「アイティー」は本来、アルファベットで IT と表記される。これは Information Technology(インフォメーション・テクノロジー)の略で、日本語にすると「情報技術」。デジタル化された情報やサービス、これらを扱うための機器やソフトウェア全般を含んだ、とても広い意味を持つ言葉。
まず、大型コンピューターやサーバーなどの業務用コンピューターがある。次に、パソコンやスマートフォンなど個人で使う情報機器がある。そして、これらを組み合わせた情報システムや、こうした機器で使うソフトウェア、さまざまなデータなどが、すべて IT に含まれる。
さらに重要なのが、デジタル化された情報をやり取りする通信システムやインターネット。あるいは、光ファイバーや無線LAN(Wi-Fi)、携帯電話の通信網などで、これらが IT を支える重要な要素になっている。
そのため、「通信」という言葉を足して「情報通信技術」ということもある。この場合、英語では Information Communication Technology (インフォメーション・コミュニケーション・テクノロジー)といって ICT と略す。ただし通常は、通信技術も含めて IT といっている。
もちろん、インターネットで提供されているさまざまなサービスや、スマホアプリで利用できるいろいろな機能も IT の一部。
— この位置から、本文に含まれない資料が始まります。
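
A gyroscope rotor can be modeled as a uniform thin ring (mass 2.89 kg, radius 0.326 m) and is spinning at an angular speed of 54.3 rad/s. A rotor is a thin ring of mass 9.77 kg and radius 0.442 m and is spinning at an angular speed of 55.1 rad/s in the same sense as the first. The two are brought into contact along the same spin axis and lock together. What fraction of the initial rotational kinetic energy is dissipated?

fraction ≈ 2.53e-05

No external torque acts about the common axis, so total angular momentum is conserved.
Moments of inertia: I_A = (2.89)(0.326)² = 0.3071 kg·m²; I_B = (9.77)(0.442)² = 1.909 kg·m².
Taking A's sense as positive: L = (0.3071)(54.3) + (1.909)(55.1) = 121.8 kg·m²·rad/s.
Combined I = 0.3071 + 1.909 = 2.216 kg·m².
ω_f = L / I = 121.8 / 2.216 = 54.99 rad/s.
KE_i = ½ΣIω² = 3350 J; KE_f = ½(2.216)(54.99)² = 3350 J.
Fraction dissipated = (KE_i − KE_f)/KE_i = 2.527e-05.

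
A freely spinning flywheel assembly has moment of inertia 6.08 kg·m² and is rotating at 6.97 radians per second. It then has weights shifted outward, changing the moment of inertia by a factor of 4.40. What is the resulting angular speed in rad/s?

ω₂ ≈ 1.58 rad/s

Angular momentum about the spin axis is conserved since the torque about it is zero.
I₂ = 4.40 × 6.08 = 26.75 kg·m².
ω₂ = I₁ω₁ / I₂ = (6.080)(6.97 rad/s) / (26.75) = 1.584 rad/s.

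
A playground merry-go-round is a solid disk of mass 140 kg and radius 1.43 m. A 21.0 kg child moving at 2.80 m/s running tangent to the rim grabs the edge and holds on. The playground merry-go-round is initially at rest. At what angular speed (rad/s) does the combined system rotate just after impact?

|ω_f| ≈ 0.452 rad/s

About the axle the impulsive forces during the collision are internal, so angular momentum about that axis is conserved.
I_p = ½(140)(1.43)² = 143.1 kg·m². Taking the sense of the child's angular momentum as positive, L_{child} = m v R = (21.0)(2.80)(1.43) = 84.08 kg·m²/s.
L_i = 0 + 84.08 = 84.08 kg·m²/s.
After sticking, I_f = I_p + m R² = 143.1 + (21.0)(1.43)² = 186.1 kg·m².
ω_f = L_i / I_f = 84.08 / 186.1 = 0.4519 rad/s.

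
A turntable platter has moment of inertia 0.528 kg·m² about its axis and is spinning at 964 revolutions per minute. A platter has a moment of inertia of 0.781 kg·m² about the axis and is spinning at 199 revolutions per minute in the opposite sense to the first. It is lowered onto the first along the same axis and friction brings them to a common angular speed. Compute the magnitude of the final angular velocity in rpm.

|ω_f| ≈ 270 rpm

No external torque acts about the common axis, so total angular momentum is conserved.
Taking A's sense as positive: L = (0.5280)(964) − (0.7810)(199) = 353.6 kg·m²·rpm.
Combined I = 0.5280 + 0.7810 = 1.309 kg·m².
ω_f = L / I = 353.6 / 1.309 = 270.1 rpm.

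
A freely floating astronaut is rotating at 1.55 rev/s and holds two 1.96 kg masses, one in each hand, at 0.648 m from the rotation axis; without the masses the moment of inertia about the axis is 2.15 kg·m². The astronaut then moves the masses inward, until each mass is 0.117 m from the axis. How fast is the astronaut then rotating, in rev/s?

ω₂ ≈ 2.67 rev/s

Angular momentum about the spin axis is conserved since the torque about it is zero.
I₁ = 2.15 + 2(1.96)(0.648)² = 3.796 kg·m²; I₂ = 2.15 + 2(1.96)(0.117)² = 2.204 kg·m².
ω₂ = I₁ω₁ / I₂ = (3.796)(1.55 rev/s) / (2.204) = 2.670 rev/s.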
今も IT機器は進化しているものの、むしろこうしたサービス面の発展や拡大が大きい。
一般に、IT企業というと、上記のような IT機器やソフトウェア、各種サービスを提供している事業者を指す。
しかし今は、IT は特定の産業分野だけのものではなくなった。従来は IT とは関係ないと思われていた業種でも、IT を使って業務を効率化したり、業務そのものを変えていくことが避けられない。
また、一般の人も IT なしで生活することはできなくなっている。たとえば、テレビもデジタル放送になっているし、いわゆるガラケー(従来型の携帯電話機)でも通信方式はデジタル化されている。
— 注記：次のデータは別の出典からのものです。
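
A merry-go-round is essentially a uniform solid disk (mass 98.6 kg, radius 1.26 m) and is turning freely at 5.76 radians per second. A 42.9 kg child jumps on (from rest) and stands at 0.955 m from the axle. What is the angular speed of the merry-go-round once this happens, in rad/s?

ω_f ≈ 3.84 rad/s

The added mass arrives with no angular momentum about the axle, and any external torque about the axle is negligible, so the system's angular momentum is conserved.
I_p = ½(98.6)(1.26)² = 78.27 kg·m².
Added inertia Σmr² = (42.9)(0.955)² = 39.13 kg·m²; I_f = 78.27 + 39.13 = 117.4 kg·m².
ω_f = I_p ω_i / I_f = (78.27)(5.76) / 117.4 = 3.840 rad/s.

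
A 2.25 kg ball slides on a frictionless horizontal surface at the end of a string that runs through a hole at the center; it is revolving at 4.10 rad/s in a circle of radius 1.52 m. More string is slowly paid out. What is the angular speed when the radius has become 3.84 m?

ω₂ ≈ 0.642 rad/s

No torque about the axis ⇒ m r₁² ω₁ = m r₂² ω₂.
ω₂ = ω₁ (r₁/r₂)² = (4.10)(1.52/3.84)² = 0.6424 rad/s.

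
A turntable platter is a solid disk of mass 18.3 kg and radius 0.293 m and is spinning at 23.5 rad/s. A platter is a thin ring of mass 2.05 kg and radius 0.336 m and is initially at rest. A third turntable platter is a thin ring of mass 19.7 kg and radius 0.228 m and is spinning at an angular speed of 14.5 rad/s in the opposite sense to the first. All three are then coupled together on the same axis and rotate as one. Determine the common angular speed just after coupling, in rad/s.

No external torque acts about the common axis, so total angular momentum is conserved.
Moments of inertia: I_A = ½(18.3)(0.293)² = 0.7855 kg·m²; I_B = (2.05)(0.336)² = 0.2314 kg·m²; I_C = (19.7)(0.228)² = 1.024 kg·m².
Taking A's sense as positive: L = (0.7855)(23.5) − (1.024)(14.5) = 3.610 kg·m²·rad/s.
Combined I = 0.7855 + 0.2314 + 1.024 = 2.041 kg·m².
ω_f = L / I = 3.610 / 2.041 = 1.769 rad/s.

|ω_f| ≈ 1.77 rad/s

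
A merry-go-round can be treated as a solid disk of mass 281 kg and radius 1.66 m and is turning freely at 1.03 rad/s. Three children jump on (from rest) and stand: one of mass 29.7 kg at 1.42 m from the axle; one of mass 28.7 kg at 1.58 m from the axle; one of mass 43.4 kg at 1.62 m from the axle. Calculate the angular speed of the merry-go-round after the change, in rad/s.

No external torque acts about the axle; L_before = L_after.
I_p = ½(281)(1.66)² = 387.2 kg·m².
Added inertia Σmr² = (29.7)(1.42)² + (28.7)(1.58)² + (43.4)(1.62)² = 245.4 kg·m²; I_f = 387.2 + 245.4 = 632.6 kg·m².
ω_f = I_p ω_i / I_f = (387.2)(1.03) / 632.6 = 0.6304 rad/s.

ω_f ≈ 0.630 rad/s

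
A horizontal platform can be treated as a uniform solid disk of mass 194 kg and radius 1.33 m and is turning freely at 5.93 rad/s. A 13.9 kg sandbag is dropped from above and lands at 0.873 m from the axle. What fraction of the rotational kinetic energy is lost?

The added mass arrives with no angular momentum about the axle, and any external torque about the axle is negligible, so the system's angular momentum is conserved.
I_p = ½(194)(1.33)² = 171.6 kg·m².
Added inertia Σmr² = (13.9)(0.873)² = 10.59 kg·m²; I_f = 171.6 + 10.59 = 182.2 kg·m².
ω_f = I_p ω_i / I_f = (171.6)(5.93) / 182.2 = 5.585 rad/s.
KE_i = ½(171.6)(5.930 rad/s)² = 3017 J; KE_f = ½(182.2)(5.585)² = 2841 J.
Fraction lost = 0.05815.

fraction ≈ 0.0582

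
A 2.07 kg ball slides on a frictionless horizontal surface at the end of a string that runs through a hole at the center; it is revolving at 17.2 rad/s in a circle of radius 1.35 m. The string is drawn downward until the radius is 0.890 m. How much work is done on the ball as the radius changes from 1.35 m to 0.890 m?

W ≈ 726 J

No torque about the axis ⇒ m r₁² ω₁ = m r₂² ω₂.
ω₂ = ω₁ (r₁/r₂)² = (17.2)(1.35/0.890)² = 39.57 rad/s.
W = ΔKE = ½m(v₂² − v₁²) = 725.9 J.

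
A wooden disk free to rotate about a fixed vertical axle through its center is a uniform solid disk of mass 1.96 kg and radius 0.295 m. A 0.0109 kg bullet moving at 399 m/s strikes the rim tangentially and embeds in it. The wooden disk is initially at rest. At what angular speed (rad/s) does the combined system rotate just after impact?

|ω_f| ≈ 14.9 rad/s

About the axle the impulsive forces during the collision are internal, so angular momentum about that axis is conserved.
I_p = ½(1.96)(0.295)² = 0.08528 kg·m². Taking the sense of the bullet's angular momentum as positive, L_{bullet} = m v R = (0.0109)(399)(0.295) = 1.283 kg·m²/s.
L_i = 0 + 1.283 = 1.283 kg·m²/s.
After sticking, I_f = I_p + m R² = 0.08528 + (0.0109)(0.295)² = 0.08623 kg·m².
ω_f = L_i / I_f = 1.283 / 0.08623 = 14.88 rad/s.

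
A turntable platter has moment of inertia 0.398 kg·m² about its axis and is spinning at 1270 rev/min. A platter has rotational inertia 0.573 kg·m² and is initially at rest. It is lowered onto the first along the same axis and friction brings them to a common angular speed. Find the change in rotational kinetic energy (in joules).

ΔKE ≈ -2080 J

The coupling torques are internal; angular momentum about the shared axis is conserved.
Taking A's sense as positive: L = (0.3980)(1270) = 505.5 kg·m²·rpm.
Combined I = 0.3980 + 0.5730 = 0.9710 kg·m².
ω_f = L / I = 505.5 / 0.9710 = 520.6 rpm.
KE_i = ½ΣIω² = 3520 J; KE_f = ½(0.9710)(54.51)² = 1443 J.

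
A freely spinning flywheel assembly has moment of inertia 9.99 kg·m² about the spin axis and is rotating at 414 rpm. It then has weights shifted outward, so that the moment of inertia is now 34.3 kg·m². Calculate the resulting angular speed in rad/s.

ω₂ ≈ 12.6 rad/s

With no external torque about the axis, L is conserved: I₁ω₁ = I₂ω₂.
ω₂ = I₁ω₁ / I₂ = (9.990)(414 rpm) / (34.30) = 120.6 rpm = 12.63 rad/s.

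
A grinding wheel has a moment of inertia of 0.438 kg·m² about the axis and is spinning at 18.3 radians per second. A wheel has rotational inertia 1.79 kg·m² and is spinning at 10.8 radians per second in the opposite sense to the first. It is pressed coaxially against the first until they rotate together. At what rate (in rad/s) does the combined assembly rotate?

The coupling torques are internal; angular momentum about the shared axis is conserved.
Taking A's sense as positive: L = (0.4380)(18.3) − (1.790)(10.8) = -11.32 kg·m²·rad/s.
Combined I = 0.4380 + 1.790 = 2.228 kg·m².
ω_f = L / I = -11.32 / 2.228 = -5.079 rad/s.

|ω_f| ≈ 5.08 rad/s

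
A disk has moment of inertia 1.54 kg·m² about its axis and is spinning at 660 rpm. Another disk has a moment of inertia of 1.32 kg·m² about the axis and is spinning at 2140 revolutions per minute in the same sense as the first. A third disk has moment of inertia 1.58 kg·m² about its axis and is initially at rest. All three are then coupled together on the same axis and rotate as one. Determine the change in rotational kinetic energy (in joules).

The coupling torques are internal; angular momentum about the shared axis is conserved.
Taking A's sense as positive: L = (1.540)(660) + (1.320)(2140) = 3841 kg·m²·rpm.
Combined I = 1.540 + 1.320 + 1.580 = 4.440 kg·m².
ω_f = L / I = 3841 / 4.440 = 865.1 rpm.
KE_i = ½ΣIω² = 36820 J; KE_f = ½(4.440)(90.60)² = 18220 J.

ΔKE ≈ -18600 J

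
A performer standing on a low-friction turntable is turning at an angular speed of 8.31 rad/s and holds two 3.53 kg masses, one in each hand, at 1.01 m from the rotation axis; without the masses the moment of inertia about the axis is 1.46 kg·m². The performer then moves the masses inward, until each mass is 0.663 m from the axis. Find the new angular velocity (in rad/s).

ω₂ ≈ 15.8 rad/s

No external torque acts about the spin axis, so angular momentum is conserved.
I₁ = 1.46 + 2(3.53)(1.01)² = 8.662 kg·m²; I₂ = 1.46 + 2(3.53)(0.663)² = 4.563 kg·m².
ω₂ = I₁ω₁ / I₂ = (8.662)(8.31 rad/s) / (4.563) = 15.77 rad/s.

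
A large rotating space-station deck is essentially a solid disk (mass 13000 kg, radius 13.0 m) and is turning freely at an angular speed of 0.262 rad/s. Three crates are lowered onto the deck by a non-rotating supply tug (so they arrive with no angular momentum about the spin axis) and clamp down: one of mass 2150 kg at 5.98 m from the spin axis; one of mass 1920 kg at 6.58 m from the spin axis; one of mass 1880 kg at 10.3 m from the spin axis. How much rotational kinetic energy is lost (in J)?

energy lost ≈ 9300 J

No external torque acts about the spin axis; L_before = L_after.
I_p = ½(13000)(13.0)² = 1.098e+06 kg·m².
Added inertia Σmr² = (2150)(5.98)² + (1920)(6.58)² + (1880)(10.3)² = 3.595e+05 kg·m²; I_f = 1.098e+06 + 3.595e+05 = 1.458e+06 kg·m².
ω_f = I_p ω_i / I_f = (1.098e+06)(0.262) / 1.458e+06 = 0.1974 rad/s.
KE_i = ½(1.098e+06)(0.2620 rad/s)² = 37700 J; KE_f = ½(1.458e+06)(0.1974)² = 28410 J.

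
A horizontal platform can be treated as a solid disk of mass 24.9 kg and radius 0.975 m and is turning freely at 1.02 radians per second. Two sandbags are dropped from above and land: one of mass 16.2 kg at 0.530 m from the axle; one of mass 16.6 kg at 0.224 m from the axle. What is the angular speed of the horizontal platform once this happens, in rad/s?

ω_f ≈ 0.701 rad/s

No external torque acts about the axle; L_before = L_after.
I_p = ½(24.9)(0.975)² = 11.84 kg·m².
Added inertia Σmr² = (16.2)(0.530)² + (16.6)(0.224)² = 5.384 kg·m²; I_f = 11.84 + 5.384 = 17.22 kg·m².
ω_f = I_p ω_i / I_f = (11.84)(1.02) / 17.22 = 0.7011 rad/s.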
仮に、テレビも視ないし携帯電話も使わないとしても、銀行の ATM も IT の端末だし預金情報はコンピューターに記録されている。また、他市やコンビニで住民票や印鑑証明を取れるのは、そのデータがデジタル化されているから。
さらに最近は、IoT(モノのインターネット)といって、車や家電などの製品、工場や農業施設などに設置された各種センサーなどが自律的に情報を交換し、そうしたデータが自動的に収集されている。そして、こうした技術も IT の一分野として発展している。
また、こうした膨大な機器から集められたビッグデータ、実用化が進む AI(人工知能)、それを支えるディープラーニング、あるいは電子マネーや仮想通貨といった分野も IT に含まれる。つまり、デジタル情報を利用するノウハウを含めて「情報技術」といわれている。